With Storyboard Pro you could easily share the visual plan of your video with other members of your project, be they actors, cameramen or video editors.
The best part is you don’t have to open your wallet at all to get started. Storyboard Pro is freeware available for Windows and Mac.
No installation is required.
After you download a 7MB RAR file from the Atomic Learning website, you unzip it and double click on StoryBoard Solution , the icon with a PLAY button on it.
For ease of use, you would want to create a shortcut on your desktop so that you won’t have to navigate to the installation directory each time you want to launch the program.
On launching the program you’ll see 5 filmstrip icons to your left: List View, Print View, Worksheet, Options and Quit.
You start off keying in your movie name and the producer (s). You are now ready to work in the List View. This is where the major portion of your storyboarding work will be done.
You begin with a single panel, with a blank film strip to the left. You can select the shot type as video, still, audio, music or title and set the length of the shot in seconds.
You can fill in the clip title and description. Towards your right, you can enter notes in the film tip or edit tip boxes. This would come useful to your cameraman or video editor.
When you right click on the filmstrip, you have the option to insert a picture, object or sound to illustrate your shot. This feature comes handy if you have ready multimedia files to use with your storyboard.
Done with the first panel, you can add more panels by clicking on the New button at the top half of the window.
What if you want to move the order of the panels? Say you would like to move the third panel to the first. You click on Order No. and type 1 into the third panel and type 3 into the first panel. When you click on the Sort button the panels will be automatically rearranged.
You can also insert a new shot at any time while working on any of the panels. Just click on the Insert button to the right of the panel and a dialog box asks whether you want to place the new shot above or below the current shot.
After saving a copy of your storyboard, you’re ready to print it out and you have the option to output it with or without filming or editing tips.
One attractive feature of the program is the Worksheets option. These are blank storyboard worksheets which you could use to insert shots while on location or when brainstorming with your crew. You can choose between the 4 or 6 shots per page worksheet.
No help file is built into the program, but extensive video tutorials are available at the developer’s website.

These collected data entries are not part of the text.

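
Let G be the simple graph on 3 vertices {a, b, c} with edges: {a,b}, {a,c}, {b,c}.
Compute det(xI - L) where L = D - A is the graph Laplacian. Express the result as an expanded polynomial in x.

x^3 - 6x^2 + 9x

Reading degrees in the order [a, b, c] gives [2, 2, 2]; set D = diag(2, 2, 2) and form L = D - A. The eigenvalues of L are [0, 3, 3]; the characteristic polynomial is the product of (x - lambda_i), which multiplies out to x^3 - 6x^2 + 9x. Since p(0) = det(-L) = 0, x divides p(x). The largest eigenvalue, 3, is at most the vertex count 3. By the matrix-tree theorem the graph has (1/3) * product of the nonzero eigenvalues = 3 spanning trees.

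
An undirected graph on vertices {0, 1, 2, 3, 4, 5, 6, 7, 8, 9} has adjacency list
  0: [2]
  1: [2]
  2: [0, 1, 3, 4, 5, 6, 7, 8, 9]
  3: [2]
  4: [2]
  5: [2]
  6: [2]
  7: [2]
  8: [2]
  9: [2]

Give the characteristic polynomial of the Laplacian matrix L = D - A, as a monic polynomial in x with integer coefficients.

Reading degrees in the order [0, 1, 2, 3, 4, 5, 6, 7, 8, 9] gives [1, 1, 9, 1, 1, 1, 1, 1, 1, 1]; set D = diag(1, 1, 9, 1, 1, 1, 1, 1, 1, 1) and form L = D - A. L has integer entries, so p(x) = det(xI - L) has integer coefficients. Expanding the determinant yields x^10 - 18x^9 + 108x^8 - 336x^7 + 630x^6 - 756x^5 + 588x^4 - 288x^3 + 81x^2 - 10x. The coefficient of x^9 equals -trace(L) = -18, matching the sum of degrees. The eigenvalues sum to 18, which equals trace(L) = 2|E|.

x^10 - 18x^9 + 108x^8 - 336x^7 + 630x^6 - 756x^5 + 588x^4 - 288x^3 + 81x^2 - 10x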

You can also click on Directions on the bottom half of the main screen. You’re taken to a new window where the features of the main functions of the program are explained in the form of captions. Double click on any caption and you’ll be taken to the particular video tutorial at the developer’s website. If you don’t have access to the Internet, you would have to be content with the text explanatory notes which you could access by clicking on the red T available on every caption.
Once you are in this window, you may find it difficult to get back to the main menu. There seems to be no link to do so. The link is there but is not visible to the naked eye because black text is set against a dark gray background. You will find it down below on the window.
Storyboard Pro lacks illustration features which are covered in many mainstream storyboarding software. But if you don’t have the budget for such costly programs, consider Storyboard Pro a boon for storyboarding your next home movie or college video project.